RESPIRATORY ACTIVITY OF SOIL ORGANIC HORIZON OF FOREST ECOSYSTEMS FROM CENTRE AND SOUTH OF CHILE
Keywords:
Decomposition, leaf litter, C-CO2 evolution, temperate forestsAbstract
The soil litter layer (Oi and Oe horizons) of forest ecosystems is used as both habitat and nutrient and energy source
for a great diversity of soil organisms. As a consequence, carbon (C) flows from plant detritus as CO2
by respiration of litter biota. Here we measured and compared the respiratory activity under laboratory conditions of litter samples collected from three forest types of Central and Southern Chile: Nordpatagonian forest (Nothofagus), Evergreen
Coniferous forest (Fitzroya) and Schlerophyllous forest (Cryptocarya). Samples of the later forest were separated in
three particle size fractions (>2.4; 2.4-1.2 and < 1.2 mm) in order to tests the hypothesis of constancy of respiration
rate per dry mass unit during decomposition of homogeneous substrates, derived from theoretical model of Ågren &
Bosatta, accounting for the effect of water content of samples. Incubations were done at 20 ºC, during up to 22 days
and the CO2 produced was collected in alkaline solution and measured by titration. Curves of cumulative C-CO2
production were built, estimating respiration rates per dry mass unit as the slope of linear portion of curves. Unbiased
estimates of rates were obtained by means of resampling without replacement (bootstrap). Respiration rates per dry
mass varied between 2.8 and 57.7 mg C-CO2 100 g-1 day-1, being higher in the litter samples of Nordpatagonian forest.

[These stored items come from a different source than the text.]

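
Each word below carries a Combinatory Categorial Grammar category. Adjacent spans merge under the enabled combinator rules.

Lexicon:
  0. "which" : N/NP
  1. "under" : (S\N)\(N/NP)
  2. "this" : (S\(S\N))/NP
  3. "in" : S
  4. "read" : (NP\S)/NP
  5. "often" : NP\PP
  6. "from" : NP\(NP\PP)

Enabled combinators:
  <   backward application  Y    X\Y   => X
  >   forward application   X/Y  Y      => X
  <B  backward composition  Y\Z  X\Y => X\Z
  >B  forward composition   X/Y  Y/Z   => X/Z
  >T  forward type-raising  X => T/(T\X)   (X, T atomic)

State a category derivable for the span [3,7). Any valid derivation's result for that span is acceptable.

NP

[0,7] S   <
  [0,2] S\N   <
    [0,1] "which" : N/NP
    [1,2] "under" : (S\N)\(N/NP)
  [2,7] S\(S\N)   >
    [2,3] "this" : (S\(S\N))/NP
    [3,7] NP   >
      [3,4] NP/(NP\S)   >T
        [3,4] "in" : S
      [4,7] NP\S   >
        [4,5] "read" : (NP\S)/NP
        [5,7] NP   <
          [5,6] "often" : NP\PP
          [6,7] "from" : NP\(NP\PP)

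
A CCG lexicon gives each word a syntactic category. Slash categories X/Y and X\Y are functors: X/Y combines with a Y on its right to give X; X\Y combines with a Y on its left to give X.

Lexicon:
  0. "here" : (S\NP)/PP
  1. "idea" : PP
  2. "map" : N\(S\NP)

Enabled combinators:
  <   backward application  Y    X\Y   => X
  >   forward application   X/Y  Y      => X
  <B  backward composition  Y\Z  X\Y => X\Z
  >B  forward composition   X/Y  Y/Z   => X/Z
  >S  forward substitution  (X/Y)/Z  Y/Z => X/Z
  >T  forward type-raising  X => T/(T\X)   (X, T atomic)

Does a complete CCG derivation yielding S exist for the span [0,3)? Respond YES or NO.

(S\NP)/PP PP N\(S\NP)
CKY chart[0,3] = {N, N/(N\N), NP/(NP\N), PP/(PP\N), S/(S\N)}; S ∉ chart

NO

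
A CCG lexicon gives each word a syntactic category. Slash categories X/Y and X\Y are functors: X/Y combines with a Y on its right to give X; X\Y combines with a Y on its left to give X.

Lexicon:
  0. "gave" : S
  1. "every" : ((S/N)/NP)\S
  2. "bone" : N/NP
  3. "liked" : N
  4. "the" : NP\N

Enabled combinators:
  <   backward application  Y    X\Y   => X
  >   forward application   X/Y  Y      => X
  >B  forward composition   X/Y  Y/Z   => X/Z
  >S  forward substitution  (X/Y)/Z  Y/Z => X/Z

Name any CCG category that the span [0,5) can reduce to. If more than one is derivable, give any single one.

[0,5] S   >
  [0,3] S/NP   >S
    [0,2] (S/N)/NP   <
      [0,1] "gave" : S
      [1,2] "every" : ((S/N)/NP)\S
    [2,3] "bone" : N/NP
  [3,5] NP   <
    [3,4] "liked" : N
    [4,5] "the" : NP\N

S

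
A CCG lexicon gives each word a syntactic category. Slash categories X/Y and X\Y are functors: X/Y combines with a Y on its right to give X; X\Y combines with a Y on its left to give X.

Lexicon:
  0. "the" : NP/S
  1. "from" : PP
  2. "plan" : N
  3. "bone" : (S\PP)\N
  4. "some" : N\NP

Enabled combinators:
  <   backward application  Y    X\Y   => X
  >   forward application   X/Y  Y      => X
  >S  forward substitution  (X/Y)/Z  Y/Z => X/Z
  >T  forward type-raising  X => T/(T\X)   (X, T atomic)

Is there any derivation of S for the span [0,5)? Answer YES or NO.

NP/S PP N (S\PP)\N N\NP
CKY chart[0,5] = {N, N/(N\N), NP/(NP\N), PP/(PP\N), S/(S\N)}; S ∉ chart

NO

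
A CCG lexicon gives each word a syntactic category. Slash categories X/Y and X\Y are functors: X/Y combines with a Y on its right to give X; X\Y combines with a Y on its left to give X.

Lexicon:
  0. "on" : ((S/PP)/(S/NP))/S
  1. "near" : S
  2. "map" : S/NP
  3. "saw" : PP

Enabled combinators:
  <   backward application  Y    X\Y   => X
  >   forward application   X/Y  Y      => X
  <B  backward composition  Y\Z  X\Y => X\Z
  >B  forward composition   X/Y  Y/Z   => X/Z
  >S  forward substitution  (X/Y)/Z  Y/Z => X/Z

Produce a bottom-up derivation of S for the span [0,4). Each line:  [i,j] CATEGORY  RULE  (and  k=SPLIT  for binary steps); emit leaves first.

[0,1] ((S/PP)/(S/NP))/S  lex  "on"
[1,2] S  lex  "near"
[0,2] (S/PP)/(S/NP)  >  k=1
[2,3] S/NP  lex  "map"
[0,3] S/PP  >  k=2
[3,4] PP  lex  "saw"
[0,4] S  >  k=3

[0,4] S   >
  [0,3] S/PP   >
    [0,2] (S/PP)/(S/NP)   >
      [0,1] "on" : ((S/PP)/(S/NP))/S
      [1,2] "near" : S
    [2,3] "map" : S/NP
  [3,4] "saw" : PP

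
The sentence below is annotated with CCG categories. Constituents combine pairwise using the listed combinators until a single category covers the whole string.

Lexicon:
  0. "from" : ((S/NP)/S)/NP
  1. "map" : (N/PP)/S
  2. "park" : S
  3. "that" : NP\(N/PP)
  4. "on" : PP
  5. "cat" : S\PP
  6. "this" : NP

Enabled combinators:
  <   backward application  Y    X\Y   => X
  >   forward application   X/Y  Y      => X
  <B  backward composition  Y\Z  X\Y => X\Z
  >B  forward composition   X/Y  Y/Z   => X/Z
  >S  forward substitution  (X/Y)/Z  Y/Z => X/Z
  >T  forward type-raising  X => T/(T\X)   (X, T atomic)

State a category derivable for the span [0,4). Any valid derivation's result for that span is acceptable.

[0,7] S   >
  [0,6] S/NP   >
    [0,4] (S/NP)/S   >
      [0,1] "from" : ((S/NP)/S)/NP
      [1,4] NP   <
        [1,3] N/PP   >
          [1,2] "map" : (N/PP)/S
          [2,3] "park" : S
        [3,4] "that" : NP\(N/PP)
    [4,6] S   <
      [4,5] "on" : PP
      [5,6] "cat" : S\PP
  [6,7] "this" : NP

(S/NP)/S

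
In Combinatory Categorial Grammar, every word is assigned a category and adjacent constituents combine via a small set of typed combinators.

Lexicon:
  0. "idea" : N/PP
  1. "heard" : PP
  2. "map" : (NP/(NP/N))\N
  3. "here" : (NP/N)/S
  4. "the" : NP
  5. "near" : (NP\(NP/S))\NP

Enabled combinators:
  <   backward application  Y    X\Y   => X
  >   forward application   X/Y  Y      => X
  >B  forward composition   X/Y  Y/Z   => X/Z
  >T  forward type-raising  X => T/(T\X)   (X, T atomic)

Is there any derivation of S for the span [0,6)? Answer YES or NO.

N/PP PP (NP/(NP/N))\N (NP/N)/S NP (NP\(NP/S))\NP
CKY chart[0,6] = {N/(N\NP), NP, NP/(NP\NP), PP/(PP\NP), S/(S\NP)}; S ∉ chart

NO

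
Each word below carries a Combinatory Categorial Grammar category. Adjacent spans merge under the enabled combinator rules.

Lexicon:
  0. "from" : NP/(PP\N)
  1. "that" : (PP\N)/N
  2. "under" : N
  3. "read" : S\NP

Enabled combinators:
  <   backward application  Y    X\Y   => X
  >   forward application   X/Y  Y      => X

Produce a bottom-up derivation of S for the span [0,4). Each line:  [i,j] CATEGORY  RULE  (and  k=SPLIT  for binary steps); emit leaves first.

[0,1] NP/(PP\N)  lex  "from"
[1,2] (PP\N)/N  lex  "that"
[2,3] N  lex  "under"
[1,3] PP\N  >  k=2
[0,3] NP  >  k=1
[3,4] S\NP  lex  "read"
[0,4] S  <  k=3

[0,4] S   <
  [0,3] NP   >
    [0,1] "from" : NP/(PP\N)
    [1,3] PP\N   >
      [1,2] "that" : (PP\N)/N
      [2,3] "under" : N
  [3,4] "read" : S\NP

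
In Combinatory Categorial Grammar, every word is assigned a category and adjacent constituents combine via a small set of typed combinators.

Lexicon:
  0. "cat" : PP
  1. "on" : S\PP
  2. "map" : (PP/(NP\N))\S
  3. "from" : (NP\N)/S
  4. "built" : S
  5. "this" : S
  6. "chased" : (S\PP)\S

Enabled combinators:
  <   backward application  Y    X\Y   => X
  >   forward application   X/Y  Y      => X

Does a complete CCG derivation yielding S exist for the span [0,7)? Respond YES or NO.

YES

[0,7] S   <
  [0,5] PP   >
    [0,3] PP/(NP\N)   <
      [0,2] S   <
        [0,1] "cat" : PP
        [1,2] "on" : S\PP
      [2,3] "map" : (PP/(NP\N))\S
    [3,5] NP\N   >
      [3,4] "from" : (NP\N)/S
      [4,5] "built" : S
  [5,7] S\PP   <
    [5,6] "this" : S
    [6,7] "chased" : (S\PP)\S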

In Schlerophyllous forest litter, we did not find significant differences among particle size fractions. However, the
higher respiration rate observed in the fine fraction (11.8 mg C-CO2 100 g-1 d-1) was associated to its higher water
content. We did not find significant differences between respiration activity of litter of Coniferous and Nordpatagonian
rain forests, despite the huge difference of its C/N ratio. The results are discussed within the theoretical framework of
decomposition of organic matter and the carbon dynamics within soils of forest ecosystems.